I'm at home-home for a few days. I've flown with my dad and scooted around with him on his Pee Wee Herman look-alike moped. I've made spaghetti squash with my mom and hugged her a lot. I've visited my brother and his kids and met his new one, David.
I also met my long lost cousin Nikko. When I was little, I remember looking at a particular picture of him and wondering and wondering all kinds of things about that little boy looking at me. It was really quite epic for me to meet him. He probably didn't feel the same way, but then, he probably didn't have my mysterious picture staring at him his whole life.
Tom Hanks is kissing some girl named Amelia in my living room. A lot of people think that The Terminal is a really boring movie. I think it's really funny. One of my favorites, actually. I love the part when the janitor sits in the food court watching people fall even though they are surrounded by "Slippery When Wet" signs.
Before I left, I checked my oil and transmission fluid like a good girl. I even put in some oil, and used the gas station man's disposable funnel to throw in a little transmission fluid for good measure. My trip to my brother's was pretty uneventful, except for some seriously slow traffic for about five miles just out of the cities, and a few checks on the side of the road to see if my bike was still as with me as it was when I was at the gas station.
So my brother said it smelled like burnt rubber when I got there. I had been smelling it for a little bit, too. I guess it wasn't the car ahead of me. I popped my hood and found oil everywhere, and an oil cap face up sitting on the head gasket, right where I left it. A little piece of junk was stuck in the cap; an exact imprint of the cap was cookie-cuttered out of the foam on the inside of my hood. I had forgotten to put the oil cap back on.
"That would explain the smell."
"Yeah. It would."
"Well, at least you won't do that again."
"No. Probably not."
So I called Dad like I always do when I have car troubles. I think this is the point when he usually feels out of control and frustrated. But it was ok this time.
"No big deal," Dad said. "You need an oil cap."
"Got that, still."
"Really? Lucky. And oil."
Jason's six-year-old knows that "vehicle" is a better word than "car" when describing "auto". I think that's cool. But I haven't hung out with tons of six-year-old's lately. I bet she can spell it, though, which I'm pretty sure is significant.
So Dad and I cleaned off my engine when I got home with Lightning Degreaser. Then later, my car sputtered and died right when my mom passed me on the highway. The timing was incredible. And my dad was only a minute away - something all you home-dwellers really take for granted. It is amazing that my car broke down while I was at home.
Although...it stopped running for a second because we got water in the engine. It was an easy fix, but while all of this was occurring, the muffler finally let out its secrets after years of keeping silent. So, I got a new muffler, an oil change - "That's one way to change the oil." - and gas money from Mom and Dad. It's a good day when your car breaks down at home. It pays to be at home, but I'd come home even if it didn't pay like that.
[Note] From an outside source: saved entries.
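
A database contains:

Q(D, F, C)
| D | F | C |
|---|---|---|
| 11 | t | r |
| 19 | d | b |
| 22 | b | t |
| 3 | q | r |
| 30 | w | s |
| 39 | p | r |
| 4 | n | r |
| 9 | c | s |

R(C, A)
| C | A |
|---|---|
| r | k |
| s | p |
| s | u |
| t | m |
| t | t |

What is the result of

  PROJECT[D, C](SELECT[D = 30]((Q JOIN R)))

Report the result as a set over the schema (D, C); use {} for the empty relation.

Joining Q and R on C yields {(11, t, r, k), (22, b, t, m), (22, b, t, t), (3, q, r, k), (30, w, s, p), (30, w, s, u), (39, p, r, k), (4, n, r, k), (9, c, s, p), (9, c, s, u)}.
Selection D = 30: {(30, w, s, p), (30, w, s, u)}
π_{D, C} gives {(30, s)} (1 duplicate(s) eliminated).

{(30, s)}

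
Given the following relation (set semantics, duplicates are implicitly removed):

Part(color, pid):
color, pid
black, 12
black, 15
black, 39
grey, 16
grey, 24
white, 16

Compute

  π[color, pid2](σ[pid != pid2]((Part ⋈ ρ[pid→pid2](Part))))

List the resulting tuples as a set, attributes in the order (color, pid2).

{(black, 12), (black, 15), (black, 39), (grey, 16), (grey, 24)}

ρ[pid→pid2]: schema becomes (color, pid2); tuples unchanged.
Natural join on color: {(black, 12, 12), (black, 12, 15), (black, 12, 39), (black, 15, 12), (black, 15, 15), (black, 15, 39), (black, 39, 12), (black, 39, 15), (black, 39, 39), (grey, 16, 16), (grey, 16, 24), (grey, 24, 16), (grey, 24, 24), (white, 16, 16)}
Selection pid != pid2: {(black, 12, 15), (black, 12, 39), (black, 15, 12), (black, 15, 39), (black, 39, 12), (black, 39, 15), (grey, 16, 24), (grey, 24, 16)}
Projecting to color, pid2 (3 duplicate(s) eliminated): {(black, 12), (black, 15), (black, 39), (grey, 16), (grey, 24)}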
I also got some bruises and a good, solid neck ache from when my uncle took me water skiing. I got up right away on one ski which I felt good about. I figure I'd better announce it here so that everyone can know how cool I am. But I wiped out three times, and he said that the boat uses more gas when you wipe out. He said I wasn't very cost effective.
My mom and I usually have funny communication breakdowns in the kitchen. We picked a spaghetti squash from the garden to cook for dinner. Mom said something about using bread for a back-up in case the spaghetti squash didn't turn out. She said that we could have spaghetti sloppy joes. I nodded, but that really confused me. Why were we having so many different things for dinner? Spaghetti sauce, sloppy joes, or just bread with spaghetti sauce, and spaghetti squash.
Did you know that spaghetti squash is a substitute for real spaghetti? You eat it with spaghetti sauce, I guess. And it's good. Home-grown, good.
My friend's in Serbia. He wants to come home, I think, but there's something stopping him. All kinds of junk stopping him. It's sad for me, because it would be nice to see him. But he's not sad. At least he says he's not. But one time, he didn't believe me when I told him I wasn't depressed. And I wasn't, mostly. It's the other part he guessed about. And I guess there's another part of him - the part that desperately wants to go home and feel at home there.
It's not always perfect at home. Sometimes things are hard at home, but it's always home. It doesn't matter if there's wars going on at home like in Krakozhia in The Terminal. There's still nothing to be afraid of. It's home. And it's good to be home.